Wednesday, February 27, 2013

When The Police are Outgunned, No One Is Safe

Sergeant Loran Butch Baker, and Detective Elizabeth Butler

 
On February 26th, 2013, there was yet another incidence of gun violence in America. Two police officers were shot in Santa Cruz, a peaceful community of artists and hippies and vegans. This was not just a blip in the news cycle in my household. Sergeant Loran Butch Baker was my husband Troy’s childhood friend.

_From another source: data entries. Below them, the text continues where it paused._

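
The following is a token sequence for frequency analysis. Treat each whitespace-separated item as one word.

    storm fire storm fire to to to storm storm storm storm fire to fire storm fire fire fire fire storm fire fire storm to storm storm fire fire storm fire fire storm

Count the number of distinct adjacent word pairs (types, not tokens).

32 tokens → 31 bigram windows in total.
Repeated bigrams (each contributes count−1 duplicates):
  storm fire: 7
  fire fire: 6
  fire storm: 6
  storm storm: 4
  fire to: 2
  to storm: 2
  to to: 2
22 duplicate windows → 31 − 22 = 9 distinct.

9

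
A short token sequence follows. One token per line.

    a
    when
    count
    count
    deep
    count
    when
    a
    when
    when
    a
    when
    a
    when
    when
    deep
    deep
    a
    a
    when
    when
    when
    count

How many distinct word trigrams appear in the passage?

17

23 tokens → 21 trigram windows in total.
Repeated trigrams (each contributes count−1 duplicates):
  a when when: 3
  when a when: 3
4 duplicate windows → 21 − 4 = 17 distinct.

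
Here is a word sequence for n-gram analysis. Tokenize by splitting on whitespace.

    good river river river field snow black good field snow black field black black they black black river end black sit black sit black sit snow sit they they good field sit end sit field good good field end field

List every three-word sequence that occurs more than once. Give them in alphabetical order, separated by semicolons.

black sit black; field snow black; sit black sit

Trigram counts meeting the condition (more than once):
  black sit black: 2
  field snow black: 2
  sit black sit: 2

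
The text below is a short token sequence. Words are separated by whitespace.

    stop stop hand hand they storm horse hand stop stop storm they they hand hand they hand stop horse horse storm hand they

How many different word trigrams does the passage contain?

23 tokens → 21 trigram windows in total.
Repeated trigrams (each contributes count−1 duplicates):
  hand hand they: 2
1 duplicate windows → 21 − 1 = 20 distinct.

20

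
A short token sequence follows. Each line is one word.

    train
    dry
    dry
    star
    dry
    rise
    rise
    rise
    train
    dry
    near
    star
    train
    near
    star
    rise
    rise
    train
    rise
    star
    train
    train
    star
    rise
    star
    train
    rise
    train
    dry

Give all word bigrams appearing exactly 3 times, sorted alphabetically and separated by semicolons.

Bigram counts meeting the condition (exactly 3 times):
  rise rise: 3
  rise train: 3
  star train: 3
  train dry: 3

rise rise; rise train; star train; train dry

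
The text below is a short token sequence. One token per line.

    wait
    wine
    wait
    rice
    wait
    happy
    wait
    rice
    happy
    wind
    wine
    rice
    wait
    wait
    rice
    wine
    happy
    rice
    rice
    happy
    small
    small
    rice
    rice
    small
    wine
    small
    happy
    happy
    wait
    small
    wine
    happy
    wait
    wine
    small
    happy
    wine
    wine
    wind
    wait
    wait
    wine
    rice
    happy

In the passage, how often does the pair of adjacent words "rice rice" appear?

2

Scanning the 44 overlapping bigram windows for "rice rice":
  position 18–19: rice rice
  position 23–24: rice rice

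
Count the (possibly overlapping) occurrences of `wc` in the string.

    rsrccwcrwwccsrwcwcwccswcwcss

7

Sliding a length-2 window over the 28 characters (27 positions):
  position 6–7: wc
  position 10–11: wc
  position 15–16: wc
  position 17–18: wc
  position 19–20: wc
  position 23–24: wc
  position 25–26: wc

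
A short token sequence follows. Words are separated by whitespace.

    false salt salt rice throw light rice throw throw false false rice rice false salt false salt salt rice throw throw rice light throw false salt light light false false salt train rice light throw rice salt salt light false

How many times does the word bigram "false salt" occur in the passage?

5

Scanning the 39 overlapping bigram windows for "false salt":
  position 1–2: false salt
  position 14–15: false salt
  position 16–17: false salt
  position 25–26: false salt
  position 30–31: false salt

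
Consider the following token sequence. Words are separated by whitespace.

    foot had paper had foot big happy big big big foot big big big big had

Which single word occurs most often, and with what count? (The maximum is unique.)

Unigram frequencies (highest first):
  big: 8
  foot: 3
  had: 3
  paper: 1
  happy: 1

"big", 8 times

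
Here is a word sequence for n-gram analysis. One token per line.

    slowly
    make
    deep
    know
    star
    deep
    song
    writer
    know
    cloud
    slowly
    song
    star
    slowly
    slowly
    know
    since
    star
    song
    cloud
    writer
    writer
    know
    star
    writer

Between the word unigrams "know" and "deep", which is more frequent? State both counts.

"know": 4 occurrences
"deep": 2 occurrences

"know" (4 vs 2)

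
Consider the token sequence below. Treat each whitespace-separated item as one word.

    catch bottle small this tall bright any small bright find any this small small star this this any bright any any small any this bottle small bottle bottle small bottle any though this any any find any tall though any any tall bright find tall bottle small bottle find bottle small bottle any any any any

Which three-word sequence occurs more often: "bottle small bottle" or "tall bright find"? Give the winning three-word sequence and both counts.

"bottle small bottle" (4 vs 1)

"bottle small bottle": 4 occurrences
"tall bright find": 1 occurrence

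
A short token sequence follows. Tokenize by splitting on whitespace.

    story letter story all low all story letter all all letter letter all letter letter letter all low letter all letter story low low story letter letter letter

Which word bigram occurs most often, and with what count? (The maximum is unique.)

Bigram frequencies (highest first):
  letter letter: 5
  letter all: 4
  story letter: 3
  all letter: 3
  letter story: 2
  all low: 2
  … (8 more, each ≤ 1)

"letter letter", 5 times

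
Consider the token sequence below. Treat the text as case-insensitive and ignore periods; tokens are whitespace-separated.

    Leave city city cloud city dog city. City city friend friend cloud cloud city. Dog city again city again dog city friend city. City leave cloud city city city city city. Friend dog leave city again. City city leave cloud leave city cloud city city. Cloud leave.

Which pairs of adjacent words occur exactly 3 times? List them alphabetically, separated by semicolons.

Bigram counts meeting the condition (exactly 3 times):
  city again: 3
  city cloud: 3
  city friend: 3
  dog city: 3
  leave city: 3

city again; city cloud; city friend; dog city; leave city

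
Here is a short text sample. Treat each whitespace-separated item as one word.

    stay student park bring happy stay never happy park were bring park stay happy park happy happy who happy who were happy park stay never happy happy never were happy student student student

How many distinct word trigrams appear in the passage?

33 tokens → 31 trigram windows in total.
Repeated trigrams (each contributes count−1 duplicates):
  stay never happy: 2
1 duplicate windows → 31 − 1 = 30 distinct.

30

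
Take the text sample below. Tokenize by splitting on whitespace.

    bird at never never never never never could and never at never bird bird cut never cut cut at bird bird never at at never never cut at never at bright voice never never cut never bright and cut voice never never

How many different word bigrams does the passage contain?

42 tokens → 41 bigram windows in total.
Repeated bigrams (each contributes count−1 duplicates):
  never never: 7
  at never: 4
  never at: 3
  never cut: 3
  bird bird: 2
  cut at: 2
  cut never: 2
  voice never: 2
17 duplicate windows → 41 − 17 = 24 distinct.

24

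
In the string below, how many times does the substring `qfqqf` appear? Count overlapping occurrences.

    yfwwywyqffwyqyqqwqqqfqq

0

Sliding a length-5 window over the 23 characters (19 positions):
  (no match at any position)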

For years, I’ve heard stories about Troy and Butch, and their childhood escapades. They loved to ride Butch’s minibikes, and target shoot, and play cops and robbers, pretending they were the guys from their favorite TV shows: Chase, One Adam Twelve, Emergency, Hawaii-5-0. They rode bikes, talked to each other on their CB radios, took family trips together, played Little League, and got into general mischief, like little boys do. Troy grew up to be a musician (with a secret desire to be a cop) but Butch actually grew up to be a police officer.

Butch, and his partner, detective Elizabeth Butler, were taken out by a maniac with a gun. This maniac, whose name I will not honor, was known to be unstable. He had a criminal past, had been arrested for sexual assault and carrying a concealed weapon. And yet, according to San Jose Mercury News, he had three guns registered to him, including a .40-caliber semi-automatic Sig Sauer.

Yet another infuriating case of private citizens outgunning the police. Butch and Elizabeth were taken down instantly, never stood a chance. A 28-year veteran of the police department, Butch was just months away from retirement.

Like Troy, Butch had a wife and kids. They will have to find a way to go on without him now. Detective Butler also leaves behind two sons. Having been impacted by gun violence in my own family, I know all too well that these families will be forever affected, and generations will feel the impact. The damage goes far beyond what a bullet can do.

Gun violence is not a local problem. It’s not an inner city problem. It is an American problem. When this madness extends to quiet communities like Newtown, and peaceful hippie artist communities like Santa Cruz, it’s time for us to wake up.

WAKE. UP.
There are almost as many registered guns as there are people in this country (88 guns to every 100 people). That does not include black market and unregistered guns, which could make up to 40% of the guns in America. Gun violence is the second leading cause of death to American children between the ages of 2 and 19. Every day in our country, eight children are killed by guns. Every day. Are we paying attention yet?

The first assault weapons ban was signed into law by President Bill Clinton in 1994, and allowed to quietly expire under George W. Bush in 2004. Since then, mass shootings have become an epidemic. Bloomberg news reports that by 2015, firearm fatalities will exceed traffic fatalities as the leading cause of accidental death.

For those of you who believe guns are not the problem, consider this. According to Forbes, “In 1991, 15 years after Washington, D.C. banned handguns, researchers from the University of Maryland conducted a study to assess the impact of the ban. They tracked homicides and suicides in the district from 1968 to 1987 and found that homicides by firearm fell by 25 percent and suicides committed with firearms dropped by 23 percent.”

When maniacs have open access to military style assault weapons, no community can be deemed safe. Quiet community schools are not safe. Movie theatres are not safe. Safeway stores are not safe. Kindergarten classes are not safe. The police are not safe. When does this insanity end?

There are solutions to this problem. When car accidents were killing mass amounts of Americans, we stepped up and regulated that industry. Today, cars are safer than ever thought possible. We can make this better. No one is talking about overturning the second amendment. No one is coming for your guns. Common sense gun regulation is all we’re asking for.

If you are an American citizen, this is YOUR problem. Every single one of us has to take responsibility and do something. When we band together, small simple things, like an email or a phone call to congress, showing up for a rally, or voting, make a huge impact.

Please, be part of that impact. Let us stand united and make our country safe for all citizens.